I'm a few months from graduating high school, and I know my own life will change rapidly in the months to come... I'm blessed to have the friendship and love of my friends, one friend's family in particular; this friend was the one who really showed me God's love and became a greater friend that I could have possibly asked for. I spend a lot of time with him, at least considering he moved to a different school recently and lives about 10 minutes away, in the country, and I have no car of my own. I do spend time with his mom, since she's the band director at our school.

However, due to some poor communication with my parents and a poor relationship in general with them... well, my mother doesn't trust me at all, especially when it comes to my friend and his family. This family means so much to me; they're so loving and welcoming and generous, and they enjoy spending time with the people they care about... everything my mother is not. However, although I would like to spend lots of time with them, my mother always finds some silly reason to prevent me from going to see them, and often I have to spend my time at home alone, to avoid a fight with her or in the spirit of trying to honor her.
My dad is more sympathetic, but he is not assertive at all and rarely stands up to her when she is being controlling. (Her issues are more than just with my friend, believe me.)

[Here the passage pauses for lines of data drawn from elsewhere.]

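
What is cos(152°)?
cos(152°) = -0.8829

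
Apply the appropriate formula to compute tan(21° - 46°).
tan(21° - 46°) = (tan 21° - tan 46°)/(1 + tan 21° tan 46°) = -0.4663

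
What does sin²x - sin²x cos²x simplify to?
sin²x - sin²x cos²x = sin⁴x (using Factoring)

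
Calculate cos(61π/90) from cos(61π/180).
cos(61π/90) = cos²61π/180 - sin²61π/180 = -0.5299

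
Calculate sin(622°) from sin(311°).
sin(622°) = 2 sin 311° cos 311° = -0.9903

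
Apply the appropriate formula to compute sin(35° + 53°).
sin(35° + 53°) = sin 35° cos 53° + cos 35° sin 53° = 0.9994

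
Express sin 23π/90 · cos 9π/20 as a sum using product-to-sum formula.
sin 23π/90 cos 9π/20 = (1/2)[sin(23π/90+9π/20) + sin(23π/90-9π/20)]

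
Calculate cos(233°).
cos(233°) = -0.6018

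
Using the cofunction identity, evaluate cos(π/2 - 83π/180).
cos(π/2 - 83π/180) = sin(83π/180) = 0.9925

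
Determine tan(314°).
tan(314°) = -1.036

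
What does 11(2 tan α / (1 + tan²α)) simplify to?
11(2 tan α / (1 + tan²α)) = 11(sin(2α)) (using Double angle)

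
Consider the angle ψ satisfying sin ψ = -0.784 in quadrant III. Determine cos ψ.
cos ψ = ±√(1 - sin²ψ) = -0.6208 (negative in QIII)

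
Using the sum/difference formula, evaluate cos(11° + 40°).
cos(11° + 40°) = cos 11° cos 40° - sin 11° sin 40° = 0.6293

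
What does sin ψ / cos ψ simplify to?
sin ψ / cos ψ = tan ψ (using Quotient identity)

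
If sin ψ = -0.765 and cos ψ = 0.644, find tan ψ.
tan ψ = sin ψ / cos ψ = -1.188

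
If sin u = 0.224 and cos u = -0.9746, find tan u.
tan u = sin u / cos u = -0.2298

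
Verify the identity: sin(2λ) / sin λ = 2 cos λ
LHS = 2 sin λ cos λ / sin λ = 2 cos λ = RHS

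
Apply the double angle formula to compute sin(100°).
sin(100°) = 2 sin 50° cos 50° = 0.9848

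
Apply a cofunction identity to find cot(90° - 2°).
cot(90° - 2°) = tan(2°) = 0.03492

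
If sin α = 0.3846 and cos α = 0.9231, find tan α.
tan α = sin α / cos α = 0.4166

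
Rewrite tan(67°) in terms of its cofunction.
tan(67°) = cot(90° - 67°) = cot(23°)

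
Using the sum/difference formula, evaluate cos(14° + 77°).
cos(14° + 77°) = cos 14° cos 77° - sin 14° sin 77° = -0.01745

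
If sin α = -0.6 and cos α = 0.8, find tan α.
tan α = sin α / cos α = -0.75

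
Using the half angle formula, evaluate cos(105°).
cos(105°) = -√((1 + cos 210°)/2) = -(√6-√2)/4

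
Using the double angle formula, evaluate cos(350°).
cos(350°) = cos²175° - sin²175° = 0.9848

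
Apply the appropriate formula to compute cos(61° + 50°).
cos(61° + 50°) = cos 61° cos 50° - sin 61° sin 50° = -0.3584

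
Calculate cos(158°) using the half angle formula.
cos(158°) = -√((1 + cos 316°)/2) = -0.9272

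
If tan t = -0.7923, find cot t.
cot t = 1/tan t = -1.262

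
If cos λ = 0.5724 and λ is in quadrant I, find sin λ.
sin λ = 0.82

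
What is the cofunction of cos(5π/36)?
cos(5π/36) = sin(π/2 - 5π/36) = sin(13π/36)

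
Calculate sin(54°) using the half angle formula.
sin(54°) = √((1 - cos 108°)/2) = 0.809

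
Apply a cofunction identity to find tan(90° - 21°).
tan(90° - 21°) = cot(21°) = 2.605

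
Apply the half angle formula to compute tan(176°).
tan(176°) = sin 352° / (1 + cos 352°) = -0.06993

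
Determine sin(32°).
sin(32°) = 0.5299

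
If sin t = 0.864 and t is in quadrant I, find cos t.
cos t = 0.5035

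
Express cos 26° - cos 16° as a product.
cos 26° - cos 16° = -2 sin(21°) sin(5°)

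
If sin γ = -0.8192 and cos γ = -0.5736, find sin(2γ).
sin(2γ) = 2 sin γ cos γ = 0.9398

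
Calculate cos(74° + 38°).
cos(74° + 38°) = cos 74° cos 38° - sin 74° sin 38° = -0.3746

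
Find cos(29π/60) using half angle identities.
cos(29π/60) = √((1 + cos 29π/30)/2) = 0.05234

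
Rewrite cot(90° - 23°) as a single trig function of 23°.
cot(90° - 23°) = tan(23°)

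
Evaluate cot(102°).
cot(102°) = -0.2126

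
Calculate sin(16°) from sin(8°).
sin(16°) = 2 sin 8° cos 8° = 0.2756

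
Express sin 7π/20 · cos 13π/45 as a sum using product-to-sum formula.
sin 7π/20 cos 13π/45 = (1/2)[sin(7π/20+13π/45) + sin(7π/20-13π/45)]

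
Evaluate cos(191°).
cos(191°) = -0.9816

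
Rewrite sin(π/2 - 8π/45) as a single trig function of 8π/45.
sin(π/2 - 8π/45) = cos(8π/45)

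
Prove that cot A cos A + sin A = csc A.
LHS = cos²A/sin A + sin A = (cos²A + sin²A)/sin A = 1/sin A = csc A = RHS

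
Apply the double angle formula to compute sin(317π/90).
sin(317π/90) = 2 sin 317π/180 cos 317π/180 = -0.9976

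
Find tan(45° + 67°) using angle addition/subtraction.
tan(45° + 67°) = (tan 45° + tan 67°)/(1 - tan 45° tan 67°) = -2.475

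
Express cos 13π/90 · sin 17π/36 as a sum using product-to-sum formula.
cos 13π/90 sin 17π/36 = (1/2)[sin(13π/90+17π/36) - sin(13π/90-17π/36)]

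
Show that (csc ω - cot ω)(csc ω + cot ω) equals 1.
LHS = csc²ω - cot²ω = (1 + cot²ω) - cot²ω = 1 = RHS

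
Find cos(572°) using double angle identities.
cos(572°) = cos²286° - sin²286° = -0.848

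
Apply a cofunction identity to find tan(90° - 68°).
tan(90° - 68°) = cot(68°) = 0.404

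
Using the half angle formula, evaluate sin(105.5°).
sin(105.5°) = √((1 - cos 211°)/2) = 0.9636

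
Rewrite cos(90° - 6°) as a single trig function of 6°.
cos(90° - 6°) = sin(6°)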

To top it off, my mother often refuses to take me or my faith seriously. Just today at dinner she was talking about how some doctor made tons of money every year, and pressured me to choose a medical profession (I plan to major in Environmental Engineering as of now).
When I said I didn't want to, she said (I paraphrase, she is full Korean and has broken English) "Well, don't you care about the money?"
I said, "Not really, what good is money if I'm not happy with the work I'm doing?"
She just laughed at me and said, "Oooh, well aren't you so holy!"

Furthermore, she has recently decided to pursue Buddhism, and attends a temple about once a month or so.
:/

It's a strange feeling, not being supported by your own family. I wish I could show more love for them, for God's sake and their own... but they're so set in their ways, and they're the ones who were supposed to influence their children in the first place.

Keep praying. God has his reasons for putting you in this situation. Remember when Jesus returned to Nazareth, and his own hometown rejected him?
In a way, my family has strengthened my faith by making me more independent.
As for you, trust that God will take care of you. Because he will.